Klänge der Freiheit

Liebe Leserin, Lieber Leser,

Wenn ich an den Begriff „Freiheit“ denke, fallen mir immer zwei weitere Begriffe ein, die für mich untrennbar mit Freiheit verbunden sind: Wahrheit und Würde. Freiheit bedeutet für mich, mein Leben so gestalten zu können, dass es meinen Überzeugungen, Werten und Grundsätzen, meinem Denken, Hoffen und Lieben entspricht. Wirklich frei fühle ich mich in den Momenten, in denen ich dieser inneren Wahrheit durch mein Leben Ausdruck und Form verleihen kann, wenn das, was mein Menschsein ausmacht, zur Entfaltung kommt.
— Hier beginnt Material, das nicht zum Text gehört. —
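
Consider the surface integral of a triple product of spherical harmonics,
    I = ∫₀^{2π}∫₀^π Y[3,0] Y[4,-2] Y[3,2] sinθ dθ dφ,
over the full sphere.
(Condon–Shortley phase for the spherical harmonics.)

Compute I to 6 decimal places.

Checks pass: Σm=0; 10 even; l₃=3∈[1,7].
(2·3+1)(2·4+1)(2·3+1) = 441
Δ: 4! 2! 4! / 11! → 1/34650
sum: t=1:−1/72 t=2:+1/16 t=3:−1/72 = 5/144
3j²(3 4 3; 0 0 0) = Δ·Π!·Σ² = 2/77  (sign -1)
sum: t=1:−1/72 t=2:+1/96 = -1/288
3j²(3 4 3; 0 -2 2) = Δ·Π!·Σ² = 1/462  (sign +1)
combine: 4πI² = 441·2/77·1/462 = 3/121
take √, sign -1: I = -0.04441841

-0.044418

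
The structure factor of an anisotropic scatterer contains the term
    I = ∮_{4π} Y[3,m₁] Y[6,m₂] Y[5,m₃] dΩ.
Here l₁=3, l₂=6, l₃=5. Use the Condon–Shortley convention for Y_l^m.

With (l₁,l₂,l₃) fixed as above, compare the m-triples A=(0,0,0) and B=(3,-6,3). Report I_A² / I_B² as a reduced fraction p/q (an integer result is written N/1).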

Diese Würde des Menschen ist unantastbar. Und sie steht allen Menschen gleichermaßen zu, ausnahmslos, zu jeder Zeit, überall auf der Welt. Für mich gibt es keinen Zweifel: Meine Freiheit als Ausdruck meiner ‚inneren Wahrheit‘ und meine Würde nähmen dann Schaden, stellte ich die Freiheit und Würde Anderer in Frage oder wollte ich sie gar einschränken: Ich kann nur dann frei sein, wenn Du es auch bist!

In diesem Sinne verstehe ich auch den emphatischen Ausruf Ludwig van Beethovens in einem Brief an seinen Freund ­Heinrich von Struve von 17. September 1795: „[…] wann wird auch der Zeitpunkt kommen wo es nur Menschen geben wird, wir werden wohl diesen Glücklichen Zeitpunkt nur an einigen Orten heran nahen sehen, aber allgemein — das werden wir nicht sehen, da werden wohl noch JahrHunderte vorübergehen. […]“ (siehe S. 33 in diesem Heft). Nur wenige Jahre früher, am Vorabend der ­Französischen Revolution, hört man bei der Hamburger Uraufführung von Friedrich Schillers „Don Karlos, Infant von Spanien“ am 29. August 1787 den Marquis von Posa jene begeisterte Bitte an Philipp II., König von Spanien, aussprechen, die immer noch erstaunlich aktuell klingt: „Geben Sie ­Gedankenfreiheit, Sire.“

Damals wie heute sind es nicht zuletzt Kunst und Kultur, die Überkommenes hinterfragen, Erstarrtes aufbrechen, Denkräume ausdehnen und so den Weg für eine Weiterentwicklung des gesellschaftlichen Miteinanders bahnen. Wirksam sind dabei gleichermaßen die lauten, unmissverständlichen Töne wie ­Schillers Ruf nach Gedankenfreiheit und die subtilen, nicht weniger kraftvollen Klänge wie der erste Akkord des unbegleiteten Klaviers zu Beginn des vierten Klavierkonzerts Ludwig van ­Beethovens, der das menschliche Individuum an den Anfang und in den Mittelpunkt jedes künstlerischen Schaffens zu stellen scheint, formal gesehen eine musikalische Revolution. Bezeichnenderweise wurde Beethovens viertes Klavierkonzert am 22. Dezember 1808 während desselben Konzerts uraufgeführt, in dem auch seine fünfte und sechste Sinfonie zum ersten Mal zu hören waren (siehe S. 41 in diesem Heft).

Dass Freiheit auch mit Teilhabegerechtigkeit und Chancengleichheit zu tun hat, unterstreicht Klaus Lederer, Berliner Kultursenator und Vorsitzender der Kulturministerkonferenz (S. 46), während Barbara Klepsch, sächsische Staatsministerin für Kultur und Tourismus, erläutert, welche Impulse der Titel „Kulturhauptstadt Europas 2025“ für das Leben der Menschen in Chemnitz bereithält und wie die Stadt zu einem Inkubator eines „kreativen, friedvollen Europa“ werden kann (S. 50).

In diesen Tagen ist es jedoch vielleicht am ehesten die Rubrik „Kunst und Kultur in den Ländern“ (S. 102), die eine Freiheitsbotschaft für uns alle enthält, indem sie auf die Fülle der Kulturangebote verweist, die wir in den wiedereröffneten Kultureinrichtungen nach allzu langer Zäsur endlich wieder genießen dürfen.

Vielleicht gönnen Sie sich ja sogar die Freiheit, sich in den Seiten dieses Heftes etwa im Schatten eines alten Baumes auf der Terrasse eines Cafés zu verlieren — ich wünsche es Ihnen von Herzen!